Case Studies in Thermal Engineering (Feb 2025)
A numerical investigation of heat transfer performance in a prismatic battery cooling system using hybrid nanofluids
Abstract
The increasing demand for high-performance batteries in electric vehicles and energy storage solutions has driven substantial research focused on enhancing the thermal management of battery packs. This study presents a numerical investigation of the heat transfer performance in a prismatic battery cooling system that employs hybrid nanofluids. The cooling system is designed to maintain optimal operating temperatures by circulating the hybrid nanofluids through microtubes serving as cooling channels. The governing flow model equations for momentum and energy are derived based on the microtube cooling channel of the battery structure, incorporating convection, heat generation, and viscous dissipation. Further, numerical simulations are performed for the model equation using the shooting process algorithm in MATLAB software.

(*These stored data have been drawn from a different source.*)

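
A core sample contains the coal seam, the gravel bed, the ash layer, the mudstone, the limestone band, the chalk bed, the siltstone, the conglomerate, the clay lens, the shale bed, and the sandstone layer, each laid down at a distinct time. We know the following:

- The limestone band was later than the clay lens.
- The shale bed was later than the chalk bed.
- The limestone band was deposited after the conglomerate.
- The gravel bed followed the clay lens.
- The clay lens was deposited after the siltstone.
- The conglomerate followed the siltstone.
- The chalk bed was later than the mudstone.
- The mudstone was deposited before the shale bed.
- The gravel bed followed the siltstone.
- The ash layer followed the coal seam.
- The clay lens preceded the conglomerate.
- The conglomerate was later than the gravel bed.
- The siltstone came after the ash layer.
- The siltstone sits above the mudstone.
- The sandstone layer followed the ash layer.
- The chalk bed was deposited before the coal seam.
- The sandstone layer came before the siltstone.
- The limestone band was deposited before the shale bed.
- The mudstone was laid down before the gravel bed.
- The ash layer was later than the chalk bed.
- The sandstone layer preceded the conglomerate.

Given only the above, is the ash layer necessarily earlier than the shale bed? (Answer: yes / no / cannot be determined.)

yes

Chain the constraints: the ash layer → the sandstone layer → the conglomerate → the limestone band → the shale bed. Each link is directly stated, so the ash layer comes before the shale bed.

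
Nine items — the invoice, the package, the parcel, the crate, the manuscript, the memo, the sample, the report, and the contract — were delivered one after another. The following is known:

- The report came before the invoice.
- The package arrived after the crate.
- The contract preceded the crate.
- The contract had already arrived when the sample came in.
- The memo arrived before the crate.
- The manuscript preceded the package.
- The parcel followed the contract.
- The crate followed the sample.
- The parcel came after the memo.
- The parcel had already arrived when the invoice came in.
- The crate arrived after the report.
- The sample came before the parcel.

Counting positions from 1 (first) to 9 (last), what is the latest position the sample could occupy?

5

The sample must come before the crate, the invoice, the package, and the parcel — 4 items forced after it.
Everything else can be placed before the sample in some valid order, so the sample can sit as late as position 9 − 4 = 5.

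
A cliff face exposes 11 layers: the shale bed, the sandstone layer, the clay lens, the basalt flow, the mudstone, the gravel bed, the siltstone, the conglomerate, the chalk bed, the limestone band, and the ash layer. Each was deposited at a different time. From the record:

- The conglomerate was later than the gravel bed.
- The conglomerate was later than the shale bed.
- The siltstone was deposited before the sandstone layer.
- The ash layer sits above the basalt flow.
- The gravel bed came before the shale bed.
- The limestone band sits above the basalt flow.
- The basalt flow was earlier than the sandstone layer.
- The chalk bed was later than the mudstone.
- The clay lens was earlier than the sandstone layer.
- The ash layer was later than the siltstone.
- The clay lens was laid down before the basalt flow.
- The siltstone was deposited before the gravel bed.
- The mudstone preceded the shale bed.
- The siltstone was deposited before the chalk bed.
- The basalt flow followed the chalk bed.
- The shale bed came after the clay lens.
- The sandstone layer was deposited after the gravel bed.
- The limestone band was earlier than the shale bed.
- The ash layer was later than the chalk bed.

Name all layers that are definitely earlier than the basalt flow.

Directly stated before the basalt flow: the chalk bed and the clay lens.
The mudstone reaches the basalt flow via the mudstone → the chalk bed → the basalt flow.
The siltstone reaches the basalt flow via the siltstone → the chalk bed → the basalt flow.

the chalk bed, the clay lens, the mudstone, the siltstone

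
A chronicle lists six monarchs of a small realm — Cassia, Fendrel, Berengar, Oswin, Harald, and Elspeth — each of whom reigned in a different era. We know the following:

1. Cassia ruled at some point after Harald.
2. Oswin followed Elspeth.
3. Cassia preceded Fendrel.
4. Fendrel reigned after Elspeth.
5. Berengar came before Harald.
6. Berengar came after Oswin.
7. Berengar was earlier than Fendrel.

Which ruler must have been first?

Elspeth

Elspeth has a chain of constraints placing them before every other ruler, so Elspeth must be first.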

The results are analyzed to evaluate the coolant temperature, flow behavior, and heat transfer efficiency of the nanofluids surrounding the battery under varying factors. The findings reveal that heat generation causes the Cu-Al2O3/H2O hybrid nanofluid to experience a significant 4.12 % decrease in battery temperature compared to the Al2O3/H2O nanofluid. The liquid flow rate increased by 5.5 % with the increase in nanoparticle volume fraction, while the battery temperature showed a significant decrease of 7.13 % for hybrid nanofluids. The hybrid nanofluid exhibited a faster battery surface heat transfer rate of 5.86 % compared to the nanofluid, due to its superior thermal properties from the hybrid nanoparticles. This research highlights the potential of hybrid nanofluids as an effective coolant for enhancing the heat transfer performance of battery modules in electric vehicles and energy storage applications.